“You can’t get there from here.” It is both a punch line from an old joke and a common comment on the process of reforming the current US health care system. While we long for a comprehensive reform that would sweep away all of the dysfunction and waste, the reality is that culturally and politically we are incrementalists and are far more likely to nibble away at the edges to improve the system a little bit at a time. These small scale improvements are frustratingly slow; the challenge is, after all, changing one of the top ten economic undertakings on the globe and we are doing it with dental tools. What prevents us from moving faster and a bit more expansively on these reforms? I believe there are four areas where new policy and practice could help promote innovation.
Perhaps most pressing are the ways we pay for health care. As the health care system emerged in the past century it was focused on confronting and curing a host of acute care maladies. Not surprisingly the professionals, institutions and the ways in which they are financed are driven by addressing these needs. It is confounding enough that there is little finance that goes to promote prevention, but the real tragedy today is that the chronic care needs of the population cannot be paid for until the condition deteriorates into an acute manifestation. This means substandard care, poor use of resources, and confusion for the patients. Pay for performance arrangements are a step in the right direction, but they remain focused on acute conditions. Policies are needed to promote new types of interactions between patients and professionals. In part these are being brought about by the use of new types of technologies and professionals with new skills and orientations. But most of these innovations are paid for as demonstration projects or special grants, not as a part of basic reimbursement to providers. If innovative treatments continue to be paid for in this way they will always be thought of as an unsustainable “add on.”

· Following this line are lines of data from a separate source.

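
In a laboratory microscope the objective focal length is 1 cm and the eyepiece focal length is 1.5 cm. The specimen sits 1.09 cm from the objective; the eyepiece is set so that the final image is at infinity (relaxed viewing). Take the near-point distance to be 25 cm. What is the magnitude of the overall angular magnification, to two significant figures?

190

Objective: 1/d_i = 1/f_obj - 1/d_o = 1/1 - 1/1.09 = 0.08257 cm^-1, so d_i = 12.111 cm.
m_obj = -d_i/d_o = -12.111/1.09 = -11.111.
Eyepiece angular magnification (image at infinity): M_eye = D/f_e = 25/1.5 = 16.667.
Overall M = m_obj x M_eye = (-11.111)(16.667) = -185.19.
|M| = 185.19.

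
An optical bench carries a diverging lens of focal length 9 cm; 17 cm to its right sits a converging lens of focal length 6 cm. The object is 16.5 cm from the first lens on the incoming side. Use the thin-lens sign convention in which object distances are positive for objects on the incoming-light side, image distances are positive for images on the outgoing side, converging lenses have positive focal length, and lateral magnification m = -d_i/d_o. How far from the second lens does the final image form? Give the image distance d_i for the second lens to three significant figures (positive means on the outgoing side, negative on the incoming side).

Lens 1: 1/d_i1 = 1/f_1 - 1/d_o1 = 1/(-9) - 1/16.5 = -0.17172 cm^-1, so d_i1 = -5.824 cm.
The intermediate image is virtual, 5.824 cm to the left of lens 1, so d_o2 = L - d_i1 = 17 - (-5.824) = 22.824 cm.
Lens 2: 1/d_i2 = 1/f_2 - 1/d_o2 = 1/6 - 1/(22.824) = 0.12285 cm^-1, so d_i2 = 8.140 cm.

8.14 cm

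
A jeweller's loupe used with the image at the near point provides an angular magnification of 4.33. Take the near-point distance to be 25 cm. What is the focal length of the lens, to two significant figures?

7.5 cm

For the image at the near point, M = 1 + D/f.
f = D/(M - 1) = 25/(4.33 - 1) = 7.508 cm.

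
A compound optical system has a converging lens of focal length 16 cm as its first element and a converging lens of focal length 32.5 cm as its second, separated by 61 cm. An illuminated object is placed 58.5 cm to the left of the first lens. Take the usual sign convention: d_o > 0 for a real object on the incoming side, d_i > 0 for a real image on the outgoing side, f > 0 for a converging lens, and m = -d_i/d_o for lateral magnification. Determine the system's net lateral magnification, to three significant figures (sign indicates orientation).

First lens: d_i1 = 1/(1/16 - 1/58.5) = 22.024 cm.
m_1 = -(22.024)/58.5 = -0.3765.
That image sits 38.976 cm in front of the second lens, so d_o2 = 38.976 cm.
Second lens: d_i2 = 1/(1/32.5 - 1/(38.976)) = 195.590 cm.
m_2 = -(195.590)/(38.976) = -5.0182.
Total m = m_1 x m_2 = (-0.3765)(-5.0182) = 1.8892.

1.89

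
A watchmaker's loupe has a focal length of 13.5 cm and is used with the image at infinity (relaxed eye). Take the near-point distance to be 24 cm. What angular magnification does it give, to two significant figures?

M = D/f = 24/13.5 = 1.778.

1.8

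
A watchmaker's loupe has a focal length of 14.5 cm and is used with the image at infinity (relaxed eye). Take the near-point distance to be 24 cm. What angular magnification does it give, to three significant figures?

M = D/f = 24/14.5 = 1.655.

1.66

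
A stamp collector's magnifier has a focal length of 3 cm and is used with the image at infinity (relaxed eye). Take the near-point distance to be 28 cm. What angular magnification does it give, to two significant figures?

M = D/f = 28/3 = 9.333.

9.3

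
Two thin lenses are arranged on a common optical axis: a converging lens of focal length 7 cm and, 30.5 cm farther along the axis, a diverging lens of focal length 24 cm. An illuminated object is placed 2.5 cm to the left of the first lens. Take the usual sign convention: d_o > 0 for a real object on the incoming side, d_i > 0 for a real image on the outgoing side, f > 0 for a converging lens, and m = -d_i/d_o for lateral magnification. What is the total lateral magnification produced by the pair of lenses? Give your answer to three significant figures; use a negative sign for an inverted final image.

First lens: d_i1 = 1/(1/7 - 1/2.5) = -3.889 cm.
m_1 = -(-3.889)/2.5 = 1.5556.
The intermediate image is virtual, 3.889 cm to the left of lens 1, so d_o2 = L - d_i1 = 30.5 - (-3.889) = 34.389 cm.
Second lens: d_i2 = 1/(1/(-24) - 1/(34.389)) = -14.135 cm.
m_2 = -(-14.135)/(34.389) = 0.4110.
Overall magnification: m = m_1 m_2 = 0.6394.

0.639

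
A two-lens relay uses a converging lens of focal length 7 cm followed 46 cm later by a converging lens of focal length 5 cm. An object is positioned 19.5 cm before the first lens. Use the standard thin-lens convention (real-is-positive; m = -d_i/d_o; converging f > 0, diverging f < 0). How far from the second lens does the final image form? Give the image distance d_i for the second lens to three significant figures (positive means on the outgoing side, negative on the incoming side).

5.83 cm

First lens: d_i1 = 1/(1/7 - 1/19.5) = 10.920 cm.
The intermediate image is 10.920 cm to the right of lens 1, so d_o2 = L - d_i1 = 46 - 10.920 = 35.080 cm.
Second lens: d_i2 = 1/(1/5 - 1/(35.080)) = 5.831 cm.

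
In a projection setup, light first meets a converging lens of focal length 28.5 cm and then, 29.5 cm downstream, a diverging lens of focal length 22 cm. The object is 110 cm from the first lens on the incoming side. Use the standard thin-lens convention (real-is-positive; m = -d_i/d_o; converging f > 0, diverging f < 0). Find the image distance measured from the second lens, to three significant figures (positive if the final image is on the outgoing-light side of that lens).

Lens 1: 1/d_i1 = 1/f_1 - 1/d_o1 = 1/28.5 - 1/110 = 0.02600 cm^-1, so d_i1 = 38.466 cm.
This image would form 38.466 cm past lens 1, i.e. 8.966 cm beyond lens 2, so it is a virtual object for lens 2: d_o2 = 29.5 - 38.466 = -8.966 cm.
Lens 2: 1/d_i2 = 1/f_2 - 1/d_o2 = 1/(-22) - 1/(-8.966) = 0.06607 cm^-1, so d_i2 = 15.134 cm.

15.1 cm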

Financing policies are of course part of the regulatory structure of health care. Beyond what is paid for and how it is paid, however, are a host of regulations that the system imposes on itself as a way of assuring quality, protecting patient privacy, and promoting access. Some of these are public or are enforced by public sanction, particularly around the threat of loss of Medicare payments. Increasingly I find that leaders in provider organizations are absorbed in ensuring response to these demands. Standards are definitely needed, but if they become redundant, conflicting and non-aligned they will lose their value and purpose of improving patient care. Clearly regulations and standards have been put in place to address shortfalls of the system, but many of them now seem to have taken on a life of their own and make it difficult, if not impossible, for health care leaders to address core issues and bring the innovations that are needed to their institutions and practices.
Education is a third barrier to innovation. For years the primary issues that needed to be addressed in health care were proposed as additions to health professions’ curriculum. Though faculty resisted many of these changes, for the most part they have been added incrementally over time. A little cultural competency here and a little patient center care there, topped off with a lesson or two about quality. At best these micro fixes have only added to the confusion of becoming a health provider, but at worst they may have distracted faculty from developing and modeling new practice formats that could begin to address the larger health care challenges. These new delivery models could be designed with different outcomes in mind, draw on new sets of inputs - meaning new practitioners, technologies, and patterns of care - and would be tested in a setting where they could be appropriately evaluated and assessed. If they worked, then students could learn in these settings and carry the new models out with them into practice. Instead schools and their faculty have added piecemeal to the existing curricula, without ever asking whether or not the overall program was relevant to the needs of the public now and ten years from now when most students, currently trained, will be practicing.
Finally, workforce as it is currently configured is an impediment to innovation. In many ways the workforce we have is a derivative of the financing, regulatory and education policies and programs critiqued above. We only pay certain types of professionals, so we don’t have other kinds of professionals. We limit practice of certain types to particular professionals, so we don’t have openings for others to serve. We don’t educate professionals together, so they don’t know how to practice together. If health care workers don’t have the skills, orientation, rewards and regulatory approval to make change happen, there seems little likelihood that innovation of any significance will occur. Empowered to address these challenges they could become the source for much needed change.